The European Commission has authorized a new €2 coin to celebrate the 30th anniversary of the adoption of the European Union’s emblematic flag.
With its roots having emerged from the initial European Coal and Steel Community (ECSC), this treaty—one of the most important symbols of unity in Europe since the end of World War II—was signed in Paris in 1951, bringing together France, Germany, Italy, and the Benelux countries into a community that aimed to organize the free movement of coal and steel, while providing free access to sources of production. In addition to these important pillars of free trade, a common High Authority supervised the market, encouraging respect for competition rules and price transparency. This treaty is the origin of the institutions known thereafter as the European Economic Community (EEC) and the European Union.
The European flag itself symbolizes the European Union and, more broadly, the identity and unity of Europe. The flag has its origins as far back as 1955, when the Council of Europe—which defends human rights and promotes European culture—chose the present design for its own use. In the years that followed, the council encouraged the emerging European institutions to adopt the same flag.
In 1983, the European Parliament voted in favor of a single flag to represent the European Economic Community and agreed that this flag should be the one used by the Council of Europe. That same year, the flag was adopted by all EU leaders as the official emblem of the European Communities, later to become the European Union.
The now-familiar design features a circle of 12 gold stars on a blue background. They stand for the ideals of unity, solidarity, and harmony among the peoples of Europe.
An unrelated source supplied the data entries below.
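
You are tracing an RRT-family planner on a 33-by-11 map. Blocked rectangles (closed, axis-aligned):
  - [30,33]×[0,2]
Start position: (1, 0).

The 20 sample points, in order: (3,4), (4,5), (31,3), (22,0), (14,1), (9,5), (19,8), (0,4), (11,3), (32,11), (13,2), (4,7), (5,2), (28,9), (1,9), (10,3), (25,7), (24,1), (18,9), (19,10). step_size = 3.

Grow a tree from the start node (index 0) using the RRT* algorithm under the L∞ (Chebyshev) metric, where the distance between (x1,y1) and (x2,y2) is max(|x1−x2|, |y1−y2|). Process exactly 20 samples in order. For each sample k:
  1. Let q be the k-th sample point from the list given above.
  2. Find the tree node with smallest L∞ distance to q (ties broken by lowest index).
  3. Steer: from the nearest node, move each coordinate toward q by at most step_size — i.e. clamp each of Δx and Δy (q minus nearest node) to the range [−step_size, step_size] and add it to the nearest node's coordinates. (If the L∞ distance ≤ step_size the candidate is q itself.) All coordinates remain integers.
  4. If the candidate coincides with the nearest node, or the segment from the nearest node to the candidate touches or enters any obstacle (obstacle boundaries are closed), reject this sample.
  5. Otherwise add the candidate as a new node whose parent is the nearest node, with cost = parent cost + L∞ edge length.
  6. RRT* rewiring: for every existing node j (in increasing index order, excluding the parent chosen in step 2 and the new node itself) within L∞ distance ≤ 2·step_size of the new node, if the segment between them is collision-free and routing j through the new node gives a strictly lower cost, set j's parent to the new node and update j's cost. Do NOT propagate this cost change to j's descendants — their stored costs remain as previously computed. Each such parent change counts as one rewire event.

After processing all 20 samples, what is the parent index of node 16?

Parent of node 16: 9

1. q=(3,4) nearest=0 d=4 new=(3,3) → add node 1 parent=0 cost=3
2. q=(4,5) nearest=1 d=2 new=(4,5) → add node 2 parent=1 cost=5
3. q=(31,3) nearest=2 d=27 new=(7,3) → add node 3 parent=2 cost=8
4. q=(22,0) nearest=3 d=15 new=(10,0) → add node 4 parent=3 cost=11
5. q=(14,1) nearest=4 d=4 new=(13,1) → add node 5 parent=4 cost=14
6. q=(9,5) nearest=3 d=2 new=(9,5) → add node 6 parent=3 cost=10
7. q=(19,8) nearest=5 d=7 new=(16,4) → add node 7 parent=5 cost=17
8. q=(0,4) nearest=1 d=3 new=(0,4) → add node 8 parent=1 cost=6
9. q=(11,3) nearest=5 d=2 new=(11,3) → add node 9 parent=5 cost=16
10. q=(32,11) nearest=7 d=16 new=(19,7) → add node 10 parent=7 cost=20
11. q=(13,2) nearest=5 d=1 new=(13,2) → add node 11 parent=5 cost=15
12. q=(4,7) nearest=2 d=2 new=(4,7) → add node 12 parent=2 cost=7
13. q=(5,2) nearest=1 d=2 new=(5,2) → add node 13 parent=1 cost=5; rewire 3→13 (7<8); rewire 4→13 (10<11); rewire 6→13 (9<10); rewire 9→13 (11<16)
14. q=(28,9) nearest=10 d=9 new=(22,9) → add node 14 parent=10 cost=23
15. q=(1,9) nearest=12 d=3 new=(1,9) → add node 15 parent=12 cost=10
16. q=(10,3) nearest=9 d=1 new=(10,3) → add node 16 parent=9 cost=12
17. q=(25,7) nearest=14 d=3 new=(25,7) → add node 17 parent=14 cost=26
18. q=(24,1) nearest=10 d=6 new=(22,4) → add node 18 parent=10 cost=23
19. q=(18,9) nearest=10 d=2 new=(18,9) → add node 19 parent=10 cost=22
20. q=(19,10) nearest=19 d=1 new=(19,10) → add node 20 parent=19 cost=23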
Many believe that the number of stars represents the original 12 member states of the European Union when it came into being in 1992; Contrary to that belief, however, the stars have nothing to do with the number of member countries, though the circle is a symbol of unity.
All member states of the European Union are asked to fly the European Flag along with their national flags in front of state institutions, including parliaments, as well as at official and international events. The European flag is usually prominently displayed above national flags at most embassies abroad, and is often seen during official receptions and government conferences.
To mark the 30th anniversary of the decision by EU leaders to adopt the flag as an EU emblem in 1985, the 19 euro-area countries are issuing a special €2 commemorative coin. Following an online competition held early in 2015 by the European Commission, citizens and residents of the euro area selected the design created by Georgios Stamatopoulos, Senior Engraver at the Bank of Greece. It comprises 12 stars that morph into human figures, embracing the birth of a new Europe.
The latest country to issue this special coin is the Netherlands, which will also include the commemorative coin in its official Proof set for 2015. The coin is available in UNC, BU in a specially designed coin-card, proof, and as a complete set of all 19 issuing countries within the euro-zone. For information and ordering information, please visit the Web site of the Royal Dutch Mint. Information is offered in Dutch only, with orders to European destinations dispatched.
This is the fourth time the euro-area members have decided to collectively issue a commemorative coin. The first was in 2007 to celebrate the 50th anniversary of the Treaty of Rome, signed in 1957. The second time was in 2009, when 16 countries commemorated 10 years of the EMU, and the third time was in 2012 to mark the 10th anniversary of the actual issue of the euro currency in 2002.